By 1271, when Marco Polo — the Venetian merchant, explorer, and writer who traveled through Asia along the Silk Road visited China, he found that the Chinese were already using paper currency. In fact, the emperor of China had a good handle on both the money supply and various denominations. There are records suggesting that the Chinese moved to the paper currency as early as 700 BC.In fact, in the place where modern American bills say, "In God We Trust," the Chinese inscription at that time warned: "Those who are counterfeiting will be decapitated."

However, banks eventually started using paper banknotes for depositors and borrowers to carry around in place of metal coins. These notes could be taken to the bank at any time and exchanged for their face value in metal–usually silver or gold–coins. This paper money could be used to buy goods and services. In this way, it operated much like currency does today in the modern world. However, it was issued by banks and private institutions, not the government, which is now responsible for issuing currency in most countries.The first paper currency issued by European governments was actually issued by colonial governments in North America. Because shipments between Europe and the North American colonies took so long, the colonists often ran out of cash as operations expanded. Instead of going back to a barter system, the colonial governments issued IOUs that traded as a currency. The first instance was in Canada (then a French colony). In 1685, soldiers were issued playing cards denominated and signed by the governor to use as cash instead of coins from France

GOLD STANDARDS



The gold standard was originally implemented as a gold specie standard, by the circulation of gold coins. The monetary unit is associated with the value of circulating gold coins, or the monetary unit has the value of a certain circulating gold coin, but other coins may be made of less valuable metal. With the invention and spread in use of paper money, gold coins were eventually supplanted by banknotes, creating the gold bullion standard, a system in which gold coins do not circulate, but the authorities agree to sell gold bullion on demand at a fixed price in exchange for the circulating currency.

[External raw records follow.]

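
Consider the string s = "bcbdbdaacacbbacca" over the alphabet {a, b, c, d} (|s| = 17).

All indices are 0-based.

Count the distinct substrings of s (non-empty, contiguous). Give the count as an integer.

135

rank→(start, suffix):
  0 → (16, 'a')
  1 → (6, 'aacacbbacca')
  2 → (7, 'acacbbacca')
  3 → (9, 'acbbacca')
  4 → (13, 'acca')
  5 → (12, 'bacca')
  6 → (11, 'bbacca')
  7 → (0, 'bcbdbdaacacbbacca')
  8 → (4, 'bdaacacbbacca')
  9 → (2, 'bdbdaacacbbacca')
  10 → (15, 'ca')
  11 → (8, 'cacbbacca')
  12 → (10, 'cbbacca')
  13 → (1, 'cbdbdaacacbbacca')
  14 → (14, 'cca')
  15 → (5, 'daacacbbacca')
  16 → (3, 'dbdaacacbbacca')

SA = [16, 6, 7, 9, 13, 12, 11, 0, 4, 2, 15, 8, 10, 1, 14, 5, 3]
[i] adj suffixes → lcp
  [1] 16/6 → 1 ('a')
  [2] 6/7 → 1 ('a')
  [3] 7/9 → 2 ('ac')
  [4] 9/13 → 2 ('ac')
  [5] 13/12 → 0 ('')
  [6] 12/11 → 1 ('b')
  [7] 11/0 → 1 ('b')
  [8] 0/4 → 1 ('b')
  [9] 4/2 → 2 ('bd')
  [10] 2/15 → 0 ('')
  [11] 15/8 → 2 ('ca')
  [12] 8/10 → 1 ('c')
  [13] 10/1 → 2 ('cb')
  [14] 1/14 → 1 ('c')
  [15] 14/5 → 0 ('')
  [16] 5/3 → 1 ('d')

n(n+1)/2 = 17·18/2 = 153
Σ LCP = 0 + 1 + 1 + 2 + 2 + 0 + 1 + 1 + 1 + 2 + 0 + 2 + 1 + 2 + 1 + 0 + 1 = 18
distinct = 153 − 18 = 135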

Lastly, countries may implement a gold exchange standard, where the government guarantees a fixed exchange rate, not to a specified amount of gold, but rather to the currency of another country that uses a gold standard. This creates a de facto gold standard, where the value of the means of exchange has a fixed external value in terms of gold that is independent of the inherent value of the means of exchange itself.

However, after the Great Depression, the United States abandoned the gold standard which would allow the government to print more money to infuse cash in the markets. Slowly, other countries followed suit and the Gold Standard was abandoned. The difference that this made was that the value of a particular currency was no longer defined by how much gold the country’s government had in its reserves.

YEAR 1971

In 1971, United States President Richard Nixon announced that the US dollar would not be directly convertible to Gold anymore. This measure effectively destroyed the Bretton Woods system by removing one of its key component, in what came to be known as the Nixon shock. Since then, the US dollar, and thus all national currencies, are Free-floating currencies.Additionally, international, national and local money is now dominated by virtual credit rather than real bullion.